Como outra medida de precaução em meio à pandemia, a controlada Engie Brasil Energia reduziu dividendos de 2019 para 56,8% do lucro, contra 100% nos anos anteriores, mas espera em breve voltar à política tradicional.
“O que fizemos este ano, face à crise, foi garantir caixa razoavelmente confortável na empresa até que isso passe e a gente tenha uma visão mais clara. Basicamente garantir que teríamos recursos para o plano de investimentos. À medida que as coisas fiquem mais claras, pode ser retomado”, disse Bahr.
Apesar da precaução, ele disse que a Engie não descarta olhar possíveis aquisições mesmo no atual momento.
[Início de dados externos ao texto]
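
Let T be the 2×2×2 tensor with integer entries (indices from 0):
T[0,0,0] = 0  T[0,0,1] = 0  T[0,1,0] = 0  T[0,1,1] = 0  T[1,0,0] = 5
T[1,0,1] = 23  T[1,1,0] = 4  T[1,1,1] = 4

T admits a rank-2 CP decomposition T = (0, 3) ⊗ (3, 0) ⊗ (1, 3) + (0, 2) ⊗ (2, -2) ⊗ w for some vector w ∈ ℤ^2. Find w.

Subtract the known terms from T to get the rank-1 residual R = (0, 2) ⊗ (2, -2) ⊗ w, so R[i,j,k] = a[i]·b[j]·w[k]. Pick indices with nonzero a[1]·b[0] = (2)·(2) = 4. Only the fibre through (1,0,·) is needed: R[1,0,:] = T[1,0,:] − Σₗ aₗ[1]bₗ[0]cₗ = [5, 23] − (3)·(3)·(1, 3) = [-4, -4]. Then w[k] = R[1,0,k] / 4 for each k, giving w = [-4, -4] / 4 = (-1, -1).

w = (-1, -1)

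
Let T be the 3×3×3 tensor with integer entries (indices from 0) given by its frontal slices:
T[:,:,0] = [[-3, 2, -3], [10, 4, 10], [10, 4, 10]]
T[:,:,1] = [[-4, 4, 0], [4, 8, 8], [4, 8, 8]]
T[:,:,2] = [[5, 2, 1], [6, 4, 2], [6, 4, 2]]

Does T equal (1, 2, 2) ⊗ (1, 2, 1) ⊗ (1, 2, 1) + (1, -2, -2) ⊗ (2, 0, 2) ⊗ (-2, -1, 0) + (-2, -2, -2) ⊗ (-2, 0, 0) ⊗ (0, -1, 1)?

Reconstruct entrywise from the claimed factors. For example, T[1,2,2] = 2 and Σₗ aₗ[1]bₗ[2]cₗ[2] = (2)·(1)·(1) + (-2)·(2)·(0) + (-2)·(0)·(1) = 2; checking all 27 entries, every one matches. The claim holds.

Yes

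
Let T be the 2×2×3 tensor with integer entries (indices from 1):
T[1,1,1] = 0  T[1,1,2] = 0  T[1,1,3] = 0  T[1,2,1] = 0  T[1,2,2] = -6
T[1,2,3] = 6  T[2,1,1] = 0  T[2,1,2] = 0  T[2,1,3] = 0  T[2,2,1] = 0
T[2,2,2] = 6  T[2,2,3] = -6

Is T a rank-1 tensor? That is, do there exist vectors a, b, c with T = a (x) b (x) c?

Yes

The mode-1 fibre T[:,2,2] = [-6, 6] gives a = [1, -1] (primitive direction); the mode-2 fibre T[1,:,2] = [0, -6] gives b = [0, 1]; then c[k] = T[1,2,k] / (a[1]·b[2]) = [0, -6, 6] / 1 = [0, -6, 6].
Expanding [1, -1] (x) [0, 1] (x) [0, -6, 6] reproduces all 12 entries of T, so T = [1, -1] (x) [0, 1] (x) [0, -6, 6] and rank(T) ≤ 1.
Equivalently every frontal slice T[:,:,k] is c[k] times the rank-1 matrix [1, -1] (x) [0, 1]. So T has rank 1 (it is nonzero).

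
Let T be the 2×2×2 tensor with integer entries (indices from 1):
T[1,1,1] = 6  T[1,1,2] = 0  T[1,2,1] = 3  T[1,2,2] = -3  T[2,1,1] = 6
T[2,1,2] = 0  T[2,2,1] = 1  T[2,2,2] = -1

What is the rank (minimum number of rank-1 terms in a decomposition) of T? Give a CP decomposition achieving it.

rank(T) = 2

Lower bound: the mode-1 unfolding of T (rows indexed by i, columns by (j,k) = (1,1), (1,2), (2,1), (2,2)) is [[6, 0, 3, -3], [6, 0, 1, -1]].
There the 2×2 minor on rows i ∈ {1, 2}, columns (j,k) ∈ {(1,1), (2,1)} is det [[6, 3], [6, 1]] = -12 ≠ 0, so this unfolding has rank ≥ 2; CP rank is at least every unfolding rank, so rank(T) ≥ 2. (Flattening ranks never certify an upper bound on CP rank; for that we must actually write T with 2 rank-1 terms.)
Upper bound — finding two terms. Write S_k = T[:,:,k] for the frontal slices: S₁ = [[6, 3], [6, 1]], S₂ = [[0, -3], [0, -1]].
If T = a₁ ⊗ b₁ ⊗ c₁ + a₂ ⊗ b₂ ⊗ c₂ then each S_k = c₁[k]·a₁b₁ᵀ + c₂[k]·a₂b₂ᵀ. S₁ and S₂ are linearly independent, so a₁b₁ᵀ and a₂b₂ᵀ must span the same plane of matrices: they are the rank-1 matrices of the form x·S₁ + y·S₂.
det(x·S₁ + y·S₂) is −12·x² + 12·xy = (-12)·(x − y)(x), vanishing at (x:y) = (1:1) and (0:1).
M₁ = S₁ + S₂ = [[6, 0], [6, 0]] = 6·(1, 1)(1, 0)ᵀ and M₂ = S₂ = [[0, -3], [0, -1]] = −(3, 1)(0, 1)ᵀ, so take a₁ = (1, 1), b₁ = (1, 0), a₂ = (3, 1), b₂ = (0, 1).
Each slice is an integer combination of E₁ = a₁b₁ᵀ and E₂ = a₂b₂ᵀ: S₁ = 6·E₁ + E₂, S₂ = −E₂; reading off coefficients, c₁ = (6, 0) and c₂ = (1, -1).
Hence T = (1, 1) ⊗ (1, 0) ⊗ (6, 0) + (3, 1) ⊗ (0, 1) ⊗ (1, -1), so rank(T) ≤ 2.
These bounds meet, so rank(T) = 2.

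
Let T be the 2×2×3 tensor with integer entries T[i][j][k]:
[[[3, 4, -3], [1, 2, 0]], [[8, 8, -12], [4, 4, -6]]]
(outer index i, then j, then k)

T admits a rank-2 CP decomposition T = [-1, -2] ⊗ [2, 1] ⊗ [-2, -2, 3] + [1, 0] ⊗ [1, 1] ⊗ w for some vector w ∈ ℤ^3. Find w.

Subtract the known terms from T to get the rank-1 residual R = [1, 0] ⊗ [1, 1] ⊗ w, so R[i,j,k] = a[i]·b[j]·w[k]. Pick indices with nonzero a[0]·b[0] = (1)·(1) = 1. Only the fibre through (0,0,·) is needed: R[0,0,:] = T[0,0,:] − Σₗ aₗ[0]bₗ[0]cₗ = [3, 4, -3] − (-1)·(2)·[-2, -2, 3] = [-1, 0, 3]. Then w[k] = R[0,0,k] / 1 for each k, giving w = [-1, 0, 3] / 1 = [-1, 0, 3].

w = [-1, 0, 3]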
“Essa avaliação é constante, desde que esteja alinhado à nossa estratégia e faça sentido… havendo alguma oportunidade, vamos olhar, sim, mas com a cautela requerida.”
Reduções contratuais
Entre medidas para reduzir impactos da menor demanda sobre as distribuidoras, a Aneel sugeriu permitir às concessionárias negociações consensuais para redução de contratos com geradores.
Para o presidente da Engie, líder entre agentes privados no mercado de geração do Brasil, essa solução faz sentido e poderia fazer, sim, parte do pacote do governo para o setor.
“Não achamos que para um problema só existe um único remédio. Mas a redução de contratos faz sentido quando ambas as partes estão de acordo… a gente teria interesse de ver alguns contratos, mas precisaria ser definido um mecanismo, uma regra para essa descontratação”, afirmou Bahr.
Por outro lado, governo e a Aneel precisariam avaliar como viabilizar esses acordos, uma vez que geradores provavelmente priorizariam reduzir contratos com preços baixos para buscar revender a energia a cotações melhores no mercado livre, o que pode ir contra o interesse das distribuidoras, que prefeririam manter essa energia e dispensar contratos mais caros.
Além disso, o mecanismo só interessaria aos geradores se envolvesse uma descontratação por prazo maior, e não apenas durante a crise, disse Silva, da ESBR.
“Para que faça sentido precisa ser de longo prazo, porque nenhum gerador vai descontratar hoje para ficar com essa energia e vender a preço baixo (devido à sobreoferta). Teria que ser algo em que ele até estaria perdendo hoje, porém com expectativa de recuperação de preço (mais à frente)”, explicou.